Every year, at least once a year, I read the The Hobbit and Tolkien's trilogy. I've been doing this for about ten years now and still get something new out of them when I'm reading. Sometimes it's a general realisation of patterns and concepts, but often I simply read more thoroughly or with greater attention a passage that I'd previously skimmed or read fleetingly. I also find that different aspects of the book are appealing or repugnant to me at different times.
Since the movie came out, I find myself less interested in the travels of Sam and Frodo with Gollum. While Andy Serkis was undoubtedly sensational and the CGI was amazing, I find that Gollum is now more tedious to me than he ever was before and Frodo seems, well, shallower. Elijah Wood just didn't carry it off for me and the scripting for the section approaching Cirith Ungol, in which Frodo breaks from Sam, was just wrong.
It's funny, though, how the movie coloured my reading of the books. For the most part, I found that the scenery fit beautifully with my vision of Middle Earth. I wasn't too upset by the fact that they cut certain bit here and there, like Bombadil and Farmer Maggot's mushroom meal. One of the things that I noticed last night, as I was finishing up the Return of the King and its appendices (yes, I read the appendices) was that I was taking great delight in the Scouring of the Shire and the appendices telling what happened to whom after all was said and done.

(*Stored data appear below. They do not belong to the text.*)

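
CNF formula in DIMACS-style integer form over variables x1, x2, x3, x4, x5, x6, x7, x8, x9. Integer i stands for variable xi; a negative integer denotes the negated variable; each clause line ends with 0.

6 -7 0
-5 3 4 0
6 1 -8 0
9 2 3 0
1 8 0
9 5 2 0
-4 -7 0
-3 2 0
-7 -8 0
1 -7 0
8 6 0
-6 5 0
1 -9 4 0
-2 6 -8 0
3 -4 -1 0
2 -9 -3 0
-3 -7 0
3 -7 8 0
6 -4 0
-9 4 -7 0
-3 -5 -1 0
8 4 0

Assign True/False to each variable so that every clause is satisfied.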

They left the scouring of the Shire out of the movie and this, to my mind, was perhaps the one unforgivable cut. The whole point of the four Hobbits going on the "Mission. Quest. Thing." (to quote Pippin in the movie) was to both give them a place in the wider world and to train them to reclaim the Shire for their people. Pippin and Merry just fizzle away at the end and Sam never gets to use Galadriel's gift. This was, in fact, the most important gift of them all, as it looked beyond the quest and danger into a hope of the future and what they were actually fighting for. I can cut Peter Jackson a lot of slack, but chopping out Sam's gift almost ruined the series for me.
I'm always a little sad when I finish up the series, not because of the ending of the book but because it's done for another little while and I have to find something else to read before bed. That's the one thing about nice long books; they eliminate the need to find other reading material for a period.